Step away from the Q-tip
As a basic rule, don’t put anything smaller than your elbow in your ear, the group advised. Items like cotton swabs, hair pins and toothpicks can lead to a cut in the ear canal or a hole in the eardrum. They could dislocate the hearing bones, leading to hearing loss, dizziness and ringing in the ear.
It's not ever necessary to clean within the ear canal, though it's fine to wipe away ear wax from the outer portion of the ear with a tissue or wash cloth, said Dr. Seth Schwartz, an otologist at Virginia Mason Medical Center in Seattle, Washington.

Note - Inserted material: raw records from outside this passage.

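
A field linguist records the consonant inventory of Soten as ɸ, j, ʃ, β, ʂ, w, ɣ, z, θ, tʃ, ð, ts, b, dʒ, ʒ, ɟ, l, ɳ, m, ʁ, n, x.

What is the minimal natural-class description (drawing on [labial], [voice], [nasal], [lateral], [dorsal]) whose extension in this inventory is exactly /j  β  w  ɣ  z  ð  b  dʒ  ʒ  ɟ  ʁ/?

[+voice, -nasal, -lateral]

Every target segment is [+voice], [-nasal], [-lateral]; each remaining inventory member fails at least one of these. Each conjunct is needed — [-nasal, -lateral] alone would also admit /ɸ, ʃ, ʂ, θ, …/; [+voice, -lateral] alone would also admit /ɳ, m, n/; [+voice, -nasal] alone would also admit /l/ — and no other combination of two listed features has exactly this extension, so three is the minimum.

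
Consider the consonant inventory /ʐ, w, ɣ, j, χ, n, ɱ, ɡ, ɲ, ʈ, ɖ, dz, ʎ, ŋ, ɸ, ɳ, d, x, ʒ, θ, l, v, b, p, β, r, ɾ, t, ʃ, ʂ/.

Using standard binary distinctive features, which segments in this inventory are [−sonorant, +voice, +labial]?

Checking each segment against [−sonorant], [+voice], [+labial]: /v/ (voiced labiodental fricative), /b/ (voiced bilabial stop), /β/ (voiced bilabial fricative) satisfy every feature; every other segment in the inventory fails at least one.

v, b, β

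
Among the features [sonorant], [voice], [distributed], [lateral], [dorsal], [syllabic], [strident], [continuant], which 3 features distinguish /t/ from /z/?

/t/ (voiceless alveolar stop) and /z/ (voiced alveolar fricative) agree on [−sonorant], [−distributed], [−lateral], [−dorsal], [−syllabic]. They differ on [voice] (/t/ [−], /z/ [+]), [continuant] (/t/ [−], /z/ [+]), [strident] (/t/ [−], /z/ [+]).

[voice], [continuant], [strident]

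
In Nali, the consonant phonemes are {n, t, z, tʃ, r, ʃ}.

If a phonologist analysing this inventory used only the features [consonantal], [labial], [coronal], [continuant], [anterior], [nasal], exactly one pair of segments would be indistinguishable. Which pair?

r, z

/r/ (alveolar trill) and /z/ (voiced alveolar fricative) are both [+consonantal], [-labial], [+coronal], [+continuant], [+anterior], [-nasal], so none of the listed features separates them. (They do differ in [sonorant] and [strident], which are not among the given features.) Every other pair in the inventory differs on at least one listed feature.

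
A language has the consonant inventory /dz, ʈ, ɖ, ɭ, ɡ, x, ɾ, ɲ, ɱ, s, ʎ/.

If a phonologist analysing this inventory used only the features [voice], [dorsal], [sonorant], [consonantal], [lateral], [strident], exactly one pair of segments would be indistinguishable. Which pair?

ɾ, ɱ

On the given features, /ɾ/ and /ɱ/ have an identical profile: [+voice], [-dorsal], [+sonorant], [+consonantal], [-lateral], [-strident]. No other two segments in the inventory coincide on all 6 features. (They do differ in [nasal], [labial] and [coronal], which are not among the given features.)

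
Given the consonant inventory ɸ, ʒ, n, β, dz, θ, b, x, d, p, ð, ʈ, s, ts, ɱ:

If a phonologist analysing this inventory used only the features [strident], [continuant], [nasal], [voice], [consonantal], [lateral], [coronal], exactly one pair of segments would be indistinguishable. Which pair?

/x/ (voiceless velar fricative) and /ɸ/ (voiceless bilabial fricative) are both [−strident], [+continuant], [−nasal], [−voice], [+consonantal], [−lateral], [−coronal], so none of the listed features separates them. (They do differ in [labial] and [dorsal], which are not among the given features.) Every other pair in the inventory differs on at least one listed feature.

x, ɸ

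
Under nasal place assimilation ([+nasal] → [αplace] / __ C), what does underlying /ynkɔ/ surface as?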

He helped write the AAO-HNSF's best practices for the treatment of ear wax buildup and blockage.
"People think of wax as being unhealthy, like they don't want wax in their ears," Schwartz told TODAY. "But ear wax is actually a healthy part of the ear, it's the natural substance that occurs from the body's self-cleaning mechanism.The body is sweeping away dead skin and debris from the ear canal and it will migrate out."
Despite years of warnings, cotton swabs send thousands of kids to the hospital each year, a 2017 report found. More than 263,000 children in the U.S. were treated in emergency rooms for ear injuries related to cotton-tip applicators between 1990 and 2010.
"There's this misconception that people need to clean their ears in the home setting and that this is the product to do that with," Dr. Kris Jatana, senior author of the study and a pediatric ear, nose and throat specialist at Nationwide Children’s Hospital, told TODAY.
"The ears themselves are typically self-cleaning... It is risky to use cotton-tip applicators in the ear canal across all age groups, and certainly we are seeing way too many injuries as a result of this practice."